I was thinking of writing up a parody short on vampires too but know I’ll never get around to it. might as well give away the story points to whomever wants to try it.

Setup: Typical vampire schlock where pretty teeny-girl falls for vampire boy and he takes her back to meet his family.

**Drama: **Only somehow teener vampire boy tragically gets killed.

She goes to his family for consolation and becomes spiritually invested in them (something like the Sandra Bullock character in “While you Were Sleeping”). She has the strongest connection with uncle Sal who appears to be in his 80’s

Climax: Uncle Sal makes a move on her and professes his forever love. Teeny girl in horror says that Sal is way to old for her.
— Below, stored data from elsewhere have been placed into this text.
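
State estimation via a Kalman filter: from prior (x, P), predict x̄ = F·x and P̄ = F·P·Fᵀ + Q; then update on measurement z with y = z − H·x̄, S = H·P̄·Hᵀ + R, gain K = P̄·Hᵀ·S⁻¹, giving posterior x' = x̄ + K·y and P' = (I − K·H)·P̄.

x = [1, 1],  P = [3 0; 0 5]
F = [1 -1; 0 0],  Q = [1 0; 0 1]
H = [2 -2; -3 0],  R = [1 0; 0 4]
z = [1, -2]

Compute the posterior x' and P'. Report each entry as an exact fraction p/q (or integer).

x̄ = F·x = [0, 0]
P̄ = F·P·Fᵀ + Q = [9 0; 0 1]
y = z − H·x̄ = [1, -2]
S = H·P̄·Hᵀ + R = [41 -54; -54 85]
K = P̄·Hᵀ·S⁻¹ = [72/569 -135/569; -170/569 -108/569]
x' = x̄ + K·y = [342/569, 46/569]
P' = (I − K·H)·P̄ = [180/569 144/569; 144/569 229/569]

x' = [342/569, 46/569]
P' = [180/569 144/569; 144/569 229/569]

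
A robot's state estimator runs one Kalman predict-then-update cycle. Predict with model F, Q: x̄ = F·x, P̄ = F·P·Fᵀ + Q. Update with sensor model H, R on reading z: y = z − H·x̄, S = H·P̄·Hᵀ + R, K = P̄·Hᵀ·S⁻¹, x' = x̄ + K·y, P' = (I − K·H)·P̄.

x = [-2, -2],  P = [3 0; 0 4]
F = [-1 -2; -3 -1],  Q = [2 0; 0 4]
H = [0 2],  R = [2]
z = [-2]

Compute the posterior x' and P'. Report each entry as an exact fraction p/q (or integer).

x̄ = F·x = [6, 8]
P̄ = F·P·Fᵀ + Q = [21 17; 17 35]
y = z − H·x̄ = [-18]
S = H·P̄·Hᵀ + R = [142]
K = P̄·Hᵀ·S⁻¹ = [17/71; 35/71]
x' = x̄ + K·y = [120/71, -62/71]
P' = (I − K·H)·P̄ = [913/71 17/71; 17/71 35/71]

x' = [120/71, -62/71]
P' = [913/71 17/71; 17/71 35/71]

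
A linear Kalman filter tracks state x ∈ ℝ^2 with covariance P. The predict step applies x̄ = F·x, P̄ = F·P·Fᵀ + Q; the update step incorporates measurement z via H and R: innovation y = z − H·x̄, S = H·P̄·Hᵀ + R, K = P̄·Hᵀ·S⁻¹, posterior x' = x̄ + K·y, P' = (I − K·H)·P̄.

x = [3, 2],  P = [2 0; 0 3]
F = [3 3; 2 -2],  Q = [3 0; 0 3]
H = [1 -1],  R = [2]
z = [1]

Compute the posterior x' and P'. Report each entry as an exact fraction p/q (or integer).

x̄ = F·x = [15, 2]
P̄ = F·P·Fᵀ + Q = [48 -6; -6 23]
y = z − H·x̄ = [-12]
S = H·P̄·Hᵀ + R = [85]
K = P̄·Hᵀ·S⁻¹ = [54/85; -29/85]
x' = x̄ + K·y = [627/85, 518/85]
P' = (I − K·H)·P̄ = [1164/85 1056/85; 1056/85 1114/85]

x' = [627/85, 518/85]
P' = [1164/85 1056/85; 1056/85 1114/85]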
Irony: Sal and the rest of the Vampire family later have a good laugh as they discuss the stupidity of a teenage girl willing to make love to a 450 year old vampire teen boy but repulsed by a relatively younger 120 year old vampire octogenarian.

Twist: - Last line of the story," But you gotta admit, she sure was a right tasty dinner."

Again, this doesn’t really feel like the victim deserved her fate. Based on your plot summary, the girl’s only real mistake was falling for someone related to Uncle Sal. To make this work, vampire boy and not just his creepy relatives must be bad enough to warn away a smarter girl.